Zerto vs vSphere Replication Comparison: How to Choose?
By Joshua Stenhouse, Zerto Senior Solutions Engineer
I’m blogging from the VMworld show floor this week, and one question that often comes up when discussing Zerto’s Virtual Replication (ZVR) is “How does ZVR compare against the built-in free vSphere Replication engine?”
Right off the bat, it should be noted that vSphere Replication on its own provides no central interface, no automation, recovery or testing workflows and requires VMWare Site Recovery Manager for this functionality.
This blog post will walk you through some specific examples of Zerto and vSphere Replication in order to show that Zerto’s Virtual Replication is a product relevant for enterprise replication and recovery and why we feel vSphere Replication is better suited to replicating a small numbers of VMs from branch offices.
Zerto’s Virtual Replication provides continuous block level replication of changes giving a Recovery Point Objective of seconds, consistent across a multi-vm application, using Virtual Protection Group technology. With built-in bandwidth optimization and compression, Zerto’s Virtual Replication will automatically utilize the maximum assigned bandwidth and compress changes by 50%+ in order to maintain a consistently low Recovery Point Objective, that is consistent across a multi-VM application.
Here we can see all of the VMs in the CRMApp1 Virtual Protection Group are recoverable to 7 seconds ago from the Current RPO metric:
vSphere Replication doesn’t replicate continuously, nor does it replicate on a schedule like traditional replication technologies. vSphere replicates using a time slider which sets between 15 minutes and 24 hours. This controls how often it will attempt to replicate, subject to the data change rate (I.E completely randomly).
Be careful to ensure that this slider is of a sufficient gap to allow the data changing enough time to replicate, otherwise the replication will fail with an RPO violation. To attempt to work out how often the replication will occur, check out this official VMWare blog:
vSphere Replication has no consistency grouping of VMs and no bandwidth optimization and compression.
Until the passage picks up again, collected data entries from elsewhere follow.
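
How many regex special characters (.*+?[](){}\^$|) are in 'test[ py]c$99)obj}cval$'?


Regex special characters are: . * + ? [ ] ( ) { } \ ^ $ |
Scanning 'test[ py]c$99)obj}cval$':
  pos 4: '[' -> SPECIAL
  pos 8: ']' -> SPECIAL
  pos 10: '$' -> SPECIAL
  pos 13: ')' -> SPECIAL
  pos 17: '}' -> SPECIAL
  pos 22: '$' -> SPECIAL
Special chars found: ['[', ']', '$', ')', '}', '$']
Total: 6

6


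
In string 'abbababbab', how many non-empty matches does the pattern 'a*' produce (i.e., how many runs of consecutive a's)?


Pattern 'a*' matches zero or more a's. We want non-empty runs of consecutive a's.
String: 'abbababbab'
Walking through the string to find runs of a's:
  Run 1: positions 0-0 -> 'a'
  Run 2: positions 3-3 -> 'a'
  Run 3: positions 5-5 -> 'a'
  Run 4: positions 8-8 -> 'a'
Non-empty runs found: ['a', 'a', 'a', 'a']
Count: 4

4


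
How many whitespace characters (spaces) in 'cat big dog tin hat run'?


\s matches whitespace characters (spaces, tabs, etc.).
Text: 'cat big dog tin hat run'
This text has 6 words separated by spaces.
Number of spaces = number of words - 1 = 6 - 1 = 5

5


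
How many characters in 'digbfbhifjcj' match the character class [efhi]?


Character class [efhi] matches any of: {e, f, h, i}
Scanning string 'digbfbhifjcj' character by character:
  pos 0: 'd' -> no
  pos 1: 'i' -> MATCH
  pos 2: 'g' -> no
  pos 3: 'b' -> no
  pos 4: 'f' -> MATCH
  pos 5: 'b' -> no
  pos 6: 'h' -> MATCH
  pos 7: 'i' -> MATCH
  pos 8: 'f' -> MATCH
  pos 9: 'j' -> no
  pos 10: 'c' -> no
  pos 11: 'j' -> no
Total matches: 5

5


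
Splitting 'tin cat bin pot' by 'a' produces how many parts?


Splitting by 'a' breaks the string at each occurrence of the separator.
Text: 'tin cat bin pot'
Parts after split:
  Part 1: 'tin c'
  Part 2: 't bin pot'
Total parts: 2

2


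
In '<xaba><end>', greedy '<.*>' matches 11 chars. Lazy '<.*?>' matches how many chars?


Greedy '<.*>' tries to match as MUCH as possible.
Lazy '<.*?>' tries to match as LITTLE as possible.

String: '<xaba><end>'
Greedy '<.*>' starts at first '<' and extends to the LAST '>': '<xaba><end>' (11 chars)
Lazy '<.*?>' starts at first '<' and stops at the FIRST '>': '<xaba>' (6 chars)

6


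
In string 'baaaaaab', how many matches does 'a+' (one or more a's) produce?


Pattern 'a+' matches one or more consecutive a's.
String: 'baaaaaab'
Scanning for runs of a:
  Match 1: 'aaaaaa' (length 6)
Total matches: 1

1


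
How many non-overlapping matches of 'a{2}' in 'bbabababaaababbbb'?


Pattern 'a{2}' matches exactly 2 consecutive a's (greedy, non-overlapping).
String: 'bbabababaaababbbb'
Scanning for runs of a's:
  Run at pos 2: 'a' (length 1) -> 0 match(es)
  Run at pos 4: 'a' (length 1) -> 0 match(es)
  Run at pos 6: 'a' (length 1) -> 0 match(es)
  Run at pos 8: 'aaa' (length 3) -> 1 match(es)
  Run at pos 12: 'a' (length 1) -> 0 match(es)
Matches found: ['aa']
Total: 1

1


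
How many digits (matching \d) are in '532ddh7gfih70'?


\d matches any digit 0-9.
Scanning '532ddh7gfih70':
  pos 0: '5' -> DIGIT
  pos 1: '3' -> DIGIT
  pos 2: '2' -> DIGIT
  pos 6: '7' -> DIGIT
  pos 11: '7' -> DIGIT
  pos 12: '0' -> DIGIT
Digits found: ['5', '3', '2', '7', '7', '0']
Total: 6

6


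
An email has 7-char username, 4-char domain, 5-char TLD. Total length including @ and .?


An email address has format: username@domain.tld
Username length: 7
'@' character: 1
Domain length: 4
'.' character: 1
TLD length: 5
Total = 7 + 1 + 4 + 1 + 5 = 18

18


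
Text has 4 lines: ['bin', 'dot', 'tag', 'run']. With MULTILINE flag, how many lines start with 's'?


With MULTILINE flag, ^ matches the start of each line.
Lines: ['bin', 'dot', 'tag', 'run']
Checking which lines start with 's':
  Line 1: 'bin' -> no
  Line 2: 'dot' -> no
  Line 3: 'tag' -> no
  Line 4: 'run' -> no
Matching lines: []
Count: 0

0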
This means vSphere Replication cannot replicate changes any faster, even if the bandwidth is available. Furthermore, it requires separate bandwidth compression appliances for compressing the replication traffic. Each replication interval will take a random amount of time, on a per VM basis, depending on the data change rate; meaning vSphere Replication will always run at random intervals with no way to control when it is or isn’t replicating.
So what does this fundamental difference mean in the real world?
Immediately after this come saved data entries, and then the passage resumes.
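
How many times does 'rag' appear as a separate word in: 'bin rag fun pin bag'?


Scanning each word for exact match 'rag':
  Word 1: 'bin' -> no
  Word 2: 'rag' -> MATCH
  Word 3: 'fun' -> no
  Word 4: 'pin' -> no
  Word 5: 'bag' -> no
Total matches: 1

1


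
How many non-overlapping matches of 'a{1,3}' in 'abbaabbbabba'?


Pattern 'a{1,3}' matches between 1 and 3 consecutive a's (greedy).
String: 'abbaabbbabba'
Finding runs of a's and applying greedy matching:
  Run at pos 0: 'a' (length 1)
  Run at pos 3: 'aa' (length 2)
  Run at pos 8: 'a' (length 1)
  Run at pos 11: 'a' (length 1)
Matches: ['a', 'aa', 'a', 'a']
Count: 4

4


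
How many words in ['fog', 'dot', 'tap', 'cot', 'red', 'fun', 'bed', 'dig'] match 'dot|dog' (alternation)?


Alternation 'dot|dog' matches either 'dot' or 'dog'.
Checking each word:
  'fog' -> no
  'dot' -> MATCH
  'tap' -> no
  'cot' -> no
  'red' -> no
  'fun' -> no
  'bed' -> no
  'dig' -> no
Matches: ['dot']
Count: 1

1


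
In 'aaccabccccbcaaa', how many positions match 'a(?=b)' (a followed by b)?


Lookahead 'a(?=b)' matches 'a' only when followed by 'b'.
String: 'aaccabccccbcaaa'
Checking each position where char is 'a':
  pos 0: 'a' -> no (next='a')
  pos 1: 'a' -> no (next='c')
  pos 4: 'a' -> MATCH (next='b')
  pos 12: 'a' -> no (next='a')
  pos 13: 'a' -> no (next='a')
Matching positions: [4]
Count: 1

1


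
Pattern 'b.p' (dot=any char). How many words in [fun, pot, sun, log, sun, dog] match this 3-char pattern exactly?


Pattern 'b.p' means: starts with 'b', any single char, ends with 'p'.
Checking each word (must be exactly 3 chars):
  'fun' (len=3): no
  'pot' (len=3): no
  'sun' (len=3): no
  'log' (len=3): no
  'sun' (len=3): no
  'dog' (len=3): no
Matching words: []
Total: 0

0


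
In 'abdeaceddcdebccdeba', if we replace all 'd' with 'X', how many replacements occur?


re.sub('d', 'X', text) replaces every occurrence of 'd' with 'X'.
Text: 'abdeaceddcdebccdeba'
Scanning for 'd':
  pos 2: 'd' -> replacement #1
  pos 7: 'd' -> replacement #2
  pos 8: 'd' -> replacement #3
  pos 10: 'd' -> replacement #4
  pos 15: 'd' -> replacement #5
Total replacements: 5

5


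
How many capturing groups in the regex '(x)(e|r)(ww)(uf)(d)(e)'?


To count capturing groups, count each '(' that starts a group.
Pattern: '(x)(e|r)(ww)(uf)(d)(e)'
Walking through the pattern:
  Position 0: '(' -> group #1
  Position 3: '(' -> group #2
  Position 8: '(' -> group #3
  Position 12: '(' -> group #4
  Position 16: '(' -> group #5
  Position 19: '(' -> group #6
Total capturing groups: 6

6


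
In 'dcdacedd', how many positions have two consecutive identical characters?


Looking for consecutive identical characters in 'dcdacedd':
  pos 0-1: 'd' vs 'c' -> different
  pos 1-2: 'c' vs 'd' -> different
  pos 2-3: 'd' vs 'a' -> different
  pos 3-4: 'a' vs 'c' -> different
  pos 4-5: 'c' vs 'e' -> different
  pos 5-6: 'e' vs 'd' -> different
  pos 6-7: 'd' vs 'd' -> MATCH ('dd')
Consecutive identical pairs: ['dd']
Count: 1

1


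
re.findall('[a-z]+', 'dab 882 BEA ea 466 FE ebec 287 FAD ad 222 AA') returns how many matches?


Pattern '[a-z]+' finds one or more lowercase letters.
Text: 'dab 882 BEA ea 466 FE ebec 287 FAD ad 222 AA'
Scanning for matches:
  Match 1: 'dab'
  Match 2: 'ea'
  Match 3: 'ebec'
  Match 4: 'ad'
Total matches: 4

4


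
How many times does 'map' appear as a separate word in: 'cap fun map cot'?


Scanning each word for exact match 'map':
  Word 1: 'cap' -> no
  Word 2: 'fun' -> no
  Word 3: 'map' -> MATCH
  Word 4: 'cot' -> no
Total matches: 1

1


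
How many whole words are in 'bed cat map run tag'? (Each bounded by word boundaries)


Word boundaries (\b) mark the start/end of each word.
Text: 'bed cat map run tag'
Splitting by whitespace:
  Word 1: 'bed'
  Word 2: 'cat'
  Word 3: 'map'
  Word 4: 'run'
  Word 5: 'tag'
Total whole words: 5

5


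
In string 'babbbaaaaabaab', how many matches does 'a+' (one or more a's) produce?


Pattern 'a+' matches one or more consecutive a's.
String: 'babbbaaaaabaab'
Scanning for runs of a:
  Match 1: 'a' (length 1)
  Match 2: 'aaaaa' (length 5)
  Match 3: 'aa' (length 2)
Total matches: 3

3


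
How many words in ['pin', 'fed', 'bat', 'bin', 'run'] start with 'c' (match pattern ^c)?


Pattern ^c anchors to start of word. Check which words begin with 'c':
  'pin' -> no
  'fed' -> no
  'bat' -> no
  'bin' -> no
  'run' -> no
Matching words: []
Count: 0

0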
I will demonstrate using a small environment consisting of 9 VMs that form 3 multi-VM applications; totaling 90GB of data replicating over a 1 Gbps link in my demo lab. Each application is a relatively basic CRM system with a database VM, fileserver VM and webserver VM that I need replicated to the same point in time. Without a consistent point in time, I could have a database referencing files that do not exist and a webserver containing logs pertaining to activities that are not in the database. Even with just this basic application you can appreciate this is not a good situation.
Using vSphere Replication if I protect the 9 VMs that form my 3 applications on a 1 hour RPO, and leave it running for 1 day, then what point in time am I able to failover my applications to?
The answer is: I have no idea. vSphere Replication is giving me completely random point in time, on a per VM basis thus rendering the recovery of my enterprise application potentially useless. As a VMWare admin I would really want to avoid this for anything other than ROBO VMs (which Zerto Virtual Replication is also capable of protecting). In addition to this, I have no idea when vSphere Replication will attempt to replicate, and therefore I am certainly not going to enable VSS integration when I have no clue as to when it will attempt to quiesce my production applications!
This example is just from my demo lab running over a LAN, with no contention on the network link. What we have seen from customers trying to run vSphere replication in production over real WAN links is the lack of built-in compression makes the point in time difference between different VMs many hours, or just fails to complete at all, making the problem significantly worse.
If we take the exact same environment and protect it with Zerto’s Virtual Replication, leaving it for the same period of time, then what point in time can I failover to across my applications?
Looking at the Actual RPO column above, we see the answer is a few seconds ago to a consistent point in time across all of the VMs that form each application.
In this, the most basic of environments, which of the 2 replication engines do I want to rely on as a VMWare admin? From my 10 years of IT admin experience, it is an absolute no-brainer for Zerto’s Virtual Replication. I can also schedule when I take VSS points in time and I can failover to any point in time, every few seconds for crash consistency, up to 5 days in the past.
This fundamental difference is the main reason why Zerto’s Virtual Replication is scalable to thousands of VMs for enterprise data center-to-data center replication. vSphere Replication is a ROBO feature for a handful of VMs created in order for VMWare to check a box against an increasingly threatening Hyper-V feature set.
Don’t just take my word for it; feel free to validate my opinion and results by testing out Zerto’s Virtual Replication against vSphere Replication yourself with our free trial.
The points made above are also be worth considering when looking at using vCHS-DR against Zerto’s Virtual Replication to replicate to a cloud provider, considering that vCHS-DR runs using the vSphere Replication engine capability.